BACKGROUND: Mitochondrial dysfunction manifests in neurodegenerative diseases and other age-associated disorders. In this study, we examined variation in inherited mitochondrial DNA (mtDNA) sequences in Black and White participants from 2 large aging studies to identify variants related to cognitive function. METHODS: Participants included self-reported Black and White adults aged ≥70 years in the Lifestyle Interventions and Independence for Elders (LIFE; N = 1 319) and Health Aging and Body Composition (Health ABC; N = 788) studies. Cognitive function was measured by the Digit-Symbol Substitution Test (DSST), and the Modified Mini-Mental State Examination (3MSE) at baseline and over follow-up in LIFE (3.6 years) and Health ABC (10 years).
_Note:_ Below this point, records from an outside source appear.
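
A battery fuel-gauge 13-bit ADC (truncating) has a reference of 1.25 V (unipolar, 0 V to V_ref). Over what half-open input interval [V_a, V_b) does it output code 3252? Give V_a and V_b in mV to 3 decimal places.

LSB = 1.25/2^13 = 152.59 µV.
V_a = V_low + 3252·LSB = 0.496216 V; V_b = V_low + 3253·LSB = 0.496368 V.

[496.216 mV, 496.368 mV)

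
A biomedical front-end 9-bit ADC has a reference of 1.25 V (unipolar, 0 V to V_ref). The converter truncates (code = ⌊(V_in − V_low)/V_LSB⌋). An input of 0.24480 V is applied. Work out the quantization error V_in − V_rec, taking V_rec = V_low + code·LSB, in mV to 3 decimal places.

One LSB is 1.25 V / 512 = 2.441 mV.
(0.24480 − 0)/0.00244141 = 100.2701; ⌊·⌋ gives code 100.
Code 100 maps back to 0 + 100×0.00244141 V = 0.24414062 V.
Difference: 0.000659375 V → 0.659 mV.

0.659 mV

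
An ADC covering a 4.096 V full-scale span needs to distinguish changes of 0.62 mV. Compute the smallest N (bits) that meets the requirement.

13 bits

Number of steps required ≥ 4.096 V / 0.62 mV = 6606.45.
Need 2^N ≥ 6606.45; 2^12 = 4096, 2^13 = 8192.
Minimum N = 13.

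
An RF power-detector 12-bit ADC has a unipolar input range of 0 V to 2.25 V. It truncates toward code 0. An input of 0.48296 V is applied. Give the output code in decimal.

code 879

With 4096 levels over 2.25 V, one step is 0.549 mV.
(0.48296 − 0) / 0.000549316 = 879.202 LSBs.
⌊·⌋(879.202) = 879.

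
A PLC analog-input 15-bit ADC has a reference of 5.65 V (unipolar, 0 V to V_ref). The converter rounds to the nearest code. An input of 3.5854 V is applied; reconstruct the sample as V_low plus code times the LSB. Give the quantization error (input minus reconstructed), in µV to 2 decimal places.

8.76 µV

One LSB is 5.65 V / 32768 = 172.42 µV.
(3.5854 − 0)/0.000172424 = 20794.0508; round gives code 20794.
V_rec = 0 + 20794·0.000172424 = 3.5853912 V.
V_in − V_rec = 8.76465e-06 V = 8.76 µV.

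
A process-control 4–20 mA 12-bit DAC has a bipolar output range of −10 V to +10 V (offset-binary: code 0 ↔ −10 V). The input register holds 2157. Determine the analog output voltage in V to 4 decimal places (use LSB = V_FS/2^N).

LSB = 20 V / 2^12 = 4.883 mV.
V_out = (−10) + 2157 × 0.00488281 V = 0.532227 V.

0.5322 V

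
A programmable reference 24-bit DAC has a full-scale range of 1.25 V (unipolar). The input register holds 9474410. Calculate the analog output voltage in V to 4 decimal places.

LSB = 1.25 V / 2^24 = 0.07 µV.
V_out = 0 + 9474410 × 7.45058e-08 V = 0.705899 V.

0.7059 V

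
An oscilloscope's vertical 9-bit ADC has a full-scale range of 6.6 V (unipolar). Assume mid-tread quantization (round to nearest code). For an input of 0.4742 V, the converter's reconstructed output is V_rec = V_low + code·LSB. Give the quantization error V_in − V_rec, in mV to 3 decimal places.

-2.753 mV

LSB = 6.6/2^9 = 12.891 mV.
Scaled input = 36.7864 LSBs, so code = 37.
V_rec = 0 + 37·0.0128906 = 0.47695312 V.
Difference: -0.00275312 V → -2.753 mV.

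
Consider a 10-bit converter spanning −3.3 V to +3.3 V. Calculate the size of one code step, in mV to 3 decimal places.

Full-scale span = 6.6 V.
LSB = 6.6 / 2^10 = 6.6 / 1024 = 0.00644531 V = 6.445 mV.

6.445 mV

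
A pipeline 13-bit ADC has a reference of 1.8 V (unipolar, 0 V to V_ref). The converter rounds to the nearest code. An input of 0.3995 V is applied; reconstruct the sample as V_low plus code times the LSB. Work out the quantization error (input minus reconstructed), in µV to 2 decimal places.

Step size: 1.8 V ÷ 2^13 = 219.73 µV.
(0.3995 − 0)/0.000219727 = 1818.1689; round gives code 1818.
Reconstructed: 0.39946289 V.
Difference: 3.71094e-05 V → 37.11 µV.

37.11 µV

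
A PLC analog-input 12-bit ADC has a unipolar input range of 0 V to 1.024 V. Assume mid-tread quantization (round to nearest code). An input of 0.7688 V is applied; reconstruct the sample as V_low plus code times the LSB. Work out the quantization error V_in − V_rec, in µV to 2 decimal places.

Step size: 1.024 V ÷ 2^12 = 250.00 µV.
(0.7688 − 0)/0.00025 = 3075.2000; round gives code 3075.
V_rec = 0 + 3075·0.00025 = 0.76875 V.
Error = 0.7688 − 0.76875 = 5e-05 V = 50.00 µV.

50.00 µV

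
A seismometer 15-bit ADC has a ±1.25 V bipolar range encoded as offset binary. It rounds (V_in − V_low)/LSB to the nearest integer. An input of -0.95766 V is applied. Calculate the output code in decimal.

code 3832

With 32768 levels over 2.5 V, one step is 76.29 µV.
(-0.95766 − (−1.25)) / 7.62939e-05 = 3831.759 LSBs.
So the output code is 3832.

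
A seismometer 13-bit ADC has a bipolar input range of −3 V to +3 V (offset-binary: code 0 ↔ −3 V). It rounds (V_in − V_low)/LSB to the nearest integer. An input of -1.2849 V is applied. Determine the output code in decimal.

LSB = 6 V / 8192 = 0.732 mV.
Input sits at 2341.683 steps above V_low.
So the output code is 2342.

code 2342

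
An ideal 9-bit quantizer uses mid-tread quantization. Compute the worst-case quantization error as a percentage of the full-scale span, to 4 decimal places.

Rounding → worst-case error = ½ LSB = V_FS/2^10, so 100/1024 = 0.0976562 % of full scale.

0.0977 %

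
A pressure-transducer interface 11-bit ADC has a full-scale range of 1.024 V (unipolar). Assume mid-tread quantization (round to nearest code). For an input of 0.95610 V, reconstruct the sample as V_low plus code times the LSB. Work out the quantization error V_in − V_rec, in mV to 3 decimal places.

0.100 mV

LSB = 1.024/2^11 = 0.500 mV.
(V_in − V_low)/LSB = (0.95610 − 0)/0.0005 = 1912.2000 → code 1912 (round).
V_rec = 0 + 1912·0.0005 = 0.956 V.
Error = 0.95610 − 0.956 = 0.0001 V = 0.100 mV.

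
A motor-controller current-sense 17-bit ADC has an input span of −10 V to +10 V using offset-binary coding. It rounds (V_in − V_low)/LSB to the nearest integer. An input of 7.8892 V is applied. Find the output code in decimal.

With 131072 levels over 20 V, one step is 152.59 µV.
(7.8892 − (−10)) / 0.000152588 = 117238.661 LSBs.
So the output code is 117239.

code 117239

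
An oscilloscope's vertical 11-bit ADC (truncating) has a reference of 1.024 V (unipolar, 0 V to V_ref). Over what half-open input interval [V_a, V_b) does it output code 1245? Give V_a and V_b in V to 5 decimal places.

LSB = 1.024/2^11 = 0.500 mV.
V_a = V_low + 1245·LSB = 0.6225 V; V_b = V_low + 1246·LSB = 0.623 V.

[0.62250 V, 0.62300 V)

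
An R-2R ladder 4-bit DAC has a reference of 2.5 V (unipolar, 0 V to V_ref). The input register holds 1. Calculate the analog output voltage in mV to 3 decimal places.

LSB = 2.5 V / 2^4 = 156.250 mV.
V_out = 0 + 1 × 0.15625 V = 0.15625 V.
= 156.250 mV.

156.250 mV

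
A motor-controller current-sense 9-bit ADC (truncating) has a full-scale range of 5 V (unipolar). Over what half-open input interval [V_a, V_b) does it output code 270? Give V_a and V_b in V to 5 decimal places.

[2.63672 V, 2.64648 V)

LSB = 5/2^9 = 9.766 mV.
V_a = V_low + 270·LSB = 2.63672 V; V_b = V_low + 271·LSB = 2.64648 V.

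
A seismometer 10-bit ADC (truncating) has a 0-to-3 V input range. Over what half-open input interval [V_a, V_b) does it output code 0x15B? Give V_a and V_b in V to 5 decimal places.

[1.01660 V, 1.01953 V)

LSB = 3/2^10 = 2.930 mV.
Code 0x15B = 347 decimal.
V_a = V_low + 347·LSB = 1.0166 V; V_b = V_low + 348·LSB = 1.01953 V.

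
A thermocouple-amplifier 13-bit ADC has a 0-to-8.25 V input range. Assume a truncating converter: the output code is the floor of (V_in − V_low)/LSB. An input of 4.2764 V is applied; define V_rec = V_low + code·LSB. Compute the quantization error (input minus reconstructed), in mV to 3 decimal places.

0.338 mV

Step size: 8.25 V ÷ 2^13 = 1.007 mV.
(V_in − V_low)/LSB = (4.2764 − 0)/0.00100708 = 4246.3356 → code 4246 (floor).
Code 4246 maps back to 0 + 4246×0.00100708 V = 4.276062 V.
Difference: 0.000337988 V → 0.338 mV.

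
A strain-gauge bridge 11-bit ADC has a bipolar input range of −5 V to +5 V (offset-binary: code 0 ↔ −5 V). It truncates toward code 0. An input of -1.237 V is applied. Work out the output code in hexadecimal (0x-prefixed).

Full-scale span = 10 V; LSB = 10/2^11 = 4.883 mV.
(V_in − V_low)/LSB = (-1.237 − (−5)) / 0.00488281 = 770.662.
Floor → code 770.
In hexadecimal (0x-prefixed): 0x302.

code 0x302 (decimal 770)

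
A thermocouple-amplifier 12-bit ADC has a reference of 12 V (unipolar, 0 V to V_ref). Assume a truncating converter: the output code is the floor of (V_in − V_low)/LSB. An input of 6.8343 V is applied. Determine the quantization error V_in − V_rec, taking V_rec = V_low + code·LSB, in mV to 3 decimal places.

2.269 mV

Step size: 12 V ÷ 2^12 = 2.930 mV.
(6.8343 − 0)/0.00292969 = 2332.7744; ⌊·⌋ gives code 2332.
V_rec = 0 + 2332·0.00292969 = 6.8320312 V.
Difference: 0.00226875 V → 2.269 mV.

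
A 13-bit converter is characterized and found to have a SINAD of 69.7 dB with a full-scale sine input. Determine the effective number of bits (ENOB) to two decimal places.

ENOB = (SINAD − 1.76) / 6.02 = (69.7 − 1.76)/6.02 = 11.286.

11.29 bits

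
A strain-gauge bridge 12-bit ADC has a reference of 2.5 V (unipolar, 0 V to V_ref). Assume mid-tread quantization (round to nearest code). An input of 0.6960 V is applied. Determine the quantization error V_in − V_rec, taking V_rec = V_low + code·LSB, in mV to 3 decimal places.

LSB = 2.5/2^12 = 0.610 mV.
Scaled input = 1140.3264 LSBs, so code = 1140.
V_rec = 0 + 1140·0.000610352 = 0.69580078 V.
Difference: 0.000199219 V → 0.199 mV.

0.199 mV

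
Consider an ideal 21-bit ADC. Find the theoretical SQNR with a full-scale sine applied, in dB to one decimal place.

SNR ≈ 6.02·N + 1.76 dB = 6.02·21 + 1.76 = 128.18 dB.

128.2 dB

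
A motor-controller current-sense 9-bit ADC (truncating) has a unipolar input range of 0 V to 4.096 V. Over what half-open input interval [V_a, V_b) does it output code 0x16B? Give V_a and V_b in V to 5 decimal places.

[2.90400 V, 2.91200 V)

LSB = 4.096/2^9 = 8.000 mV.
Code 0x16B = 363 decimal.
V_a = V_low + 363·LSB = 2.904 V; V_b = V_low + 364·LSB = 2.912 V.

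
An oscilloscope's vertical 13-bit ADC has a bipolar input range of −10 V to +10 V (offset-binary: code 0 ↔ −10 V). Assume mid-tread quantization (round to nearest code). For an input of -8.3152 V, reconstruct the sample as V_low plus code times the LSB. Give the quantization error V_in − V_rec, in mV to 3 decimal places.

Step size: 20 V ÷ 2^13 = 2.441 mV.
(V_in − V_low)/LSB = (-8.3152 − (−10))/0.00244141 = 690.0941 → code 690 (round).
Reconstructed: -8.3154297 V.
Error = -8.3152 − (−8.3154297) = 0.000229687 V = 0.230 mV.

0.230 mV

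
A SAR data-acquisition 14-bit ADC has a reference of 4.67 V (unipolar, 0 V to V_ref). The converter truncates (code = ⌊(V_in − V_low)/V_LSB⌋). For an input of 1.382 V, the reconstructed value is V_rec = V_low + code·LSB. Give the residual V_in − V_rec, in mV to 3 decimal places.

Step size: 4.67 V ÷ 2^14 = 285.03 µV.
(1.382 − 0)/0.000285034 = 4848.5413; ⌊·⌋ gives code 4848.
Code 4848 maps back to 0 + 4848×0.000285034 V = 1.3818457 V.
Difference: 0.000154297 V → 0.154 mV.

0.154 mV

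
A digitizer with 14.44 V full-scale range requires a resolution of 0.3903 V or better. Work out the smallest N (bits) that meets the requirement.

Number of steps required ≥ 14.44 V / 0.3903 V = 37.00.
Need 2^N ≥ 37.00; 2^5 = 32, 2^6 = 64.
Minimum N = 6.

6 bits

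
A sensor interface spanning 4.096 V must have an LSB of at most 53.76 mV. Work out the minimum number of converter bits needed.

Number of steps required ≥ 4.096 V / 53.76 mV = 76.19.
Need 2^N ≥ 76.19; 2^6 = 64, 2^7 = 128.
Minimum N = 7.

7 bits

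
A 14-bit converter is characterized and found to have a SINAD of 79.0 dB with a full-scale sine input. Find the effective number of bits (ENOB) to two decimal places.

12.83 bits

ENOB = (SINAD − 1.76) / 6.02 = (79.0 − 1.76)/6.02 = 12.831.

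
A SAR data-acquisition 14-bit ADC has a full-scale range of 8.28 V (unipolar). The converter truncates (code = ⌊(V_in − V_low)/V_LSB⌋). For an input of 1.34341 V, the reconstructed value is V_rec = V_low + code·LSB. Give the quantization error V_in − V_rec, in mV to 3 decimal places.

0.134 mV

LSB = 8.28/2^14 = 0.505 mV.
Scaled input = 2658.2644 LSBs, so code = 2658.
V_rec = 0 + 2658·0.000505371 = 1.3432764 V.
Difference: 0.000133633 V → 0.134 mV.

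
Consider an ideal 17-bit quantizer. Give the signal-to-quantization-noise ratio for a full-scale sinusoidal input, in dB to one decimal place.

SNR ≈ 6.02·N + 1.76 dB = 6.02·17 + 1.76 = 104.10 dB.

104.1 dB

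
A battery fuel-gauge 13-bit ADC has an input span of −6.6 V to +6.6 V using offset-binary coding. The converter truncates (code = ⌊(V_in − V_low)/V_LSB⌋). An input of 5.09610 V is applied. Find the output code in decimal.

With 8192 levels over 13.2 V, one step is 1.611 mV.
Input sits at 7258.671 steps above V_low.
So the output code is 7258.

code 7258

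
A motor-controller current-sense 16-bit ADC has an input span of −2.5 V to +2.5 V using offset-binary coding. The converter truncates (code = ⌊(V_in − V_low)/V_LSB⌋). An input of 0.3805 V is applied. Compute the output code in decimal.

code 37755

Full-scale span = 5 V; LSB = 5/2^16 = 76.29 µV.
Input sits at 37755.290 steps above V_low.
⌊·⌋(37755.290) = 37755.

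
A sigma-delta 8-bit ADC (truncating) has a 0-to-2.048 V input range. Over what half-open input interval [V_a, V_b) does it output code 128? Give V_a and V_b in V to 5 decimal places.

LSB = 2.048/2^8 = 8.000 mV.
V_a = V_low + 128·LSB = 1.024 V; V_b = V_low + 129·LSB = 1.032 V.

[1.02400 V, 1.03200 V)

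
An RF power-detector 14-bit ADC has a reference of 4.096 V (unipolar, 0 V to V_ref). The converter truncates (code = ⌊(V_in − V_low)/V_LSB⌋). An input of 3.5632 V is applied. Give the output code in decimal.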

We examined the joint effects of multiple variants across 16 functional mitochondrial regions with cognitive function using a sequence kernel association test. Based on these results, we prioritized meta-analysis of common variants in Black and White participants using mixed effects models. A Bonferroni-adjusted p value of <.05 was considered statistically significant. RESULTS: Joint variation in subunits ND1, ND2, and ND5 of Complex I, 12S RNA, and hypervariable region (HVR) were significantly associated with DSST and 3MSE at baseline. In meta-analyses among Black participants, variant m.4216T>C, ND1 was associated with a faster decline in 3MSE, and variant m.462C>T in the HVR was associated with a slower decline in DSST. Variant m.5460G>C, ND2 was associated with slower and m.182C>T in the HVR was associated with faster decline in 3MSE in White participants. CONCLUSIONS: Among Black and White adults, oxidative phosphorylation Complex I variants were associated with cognitive function.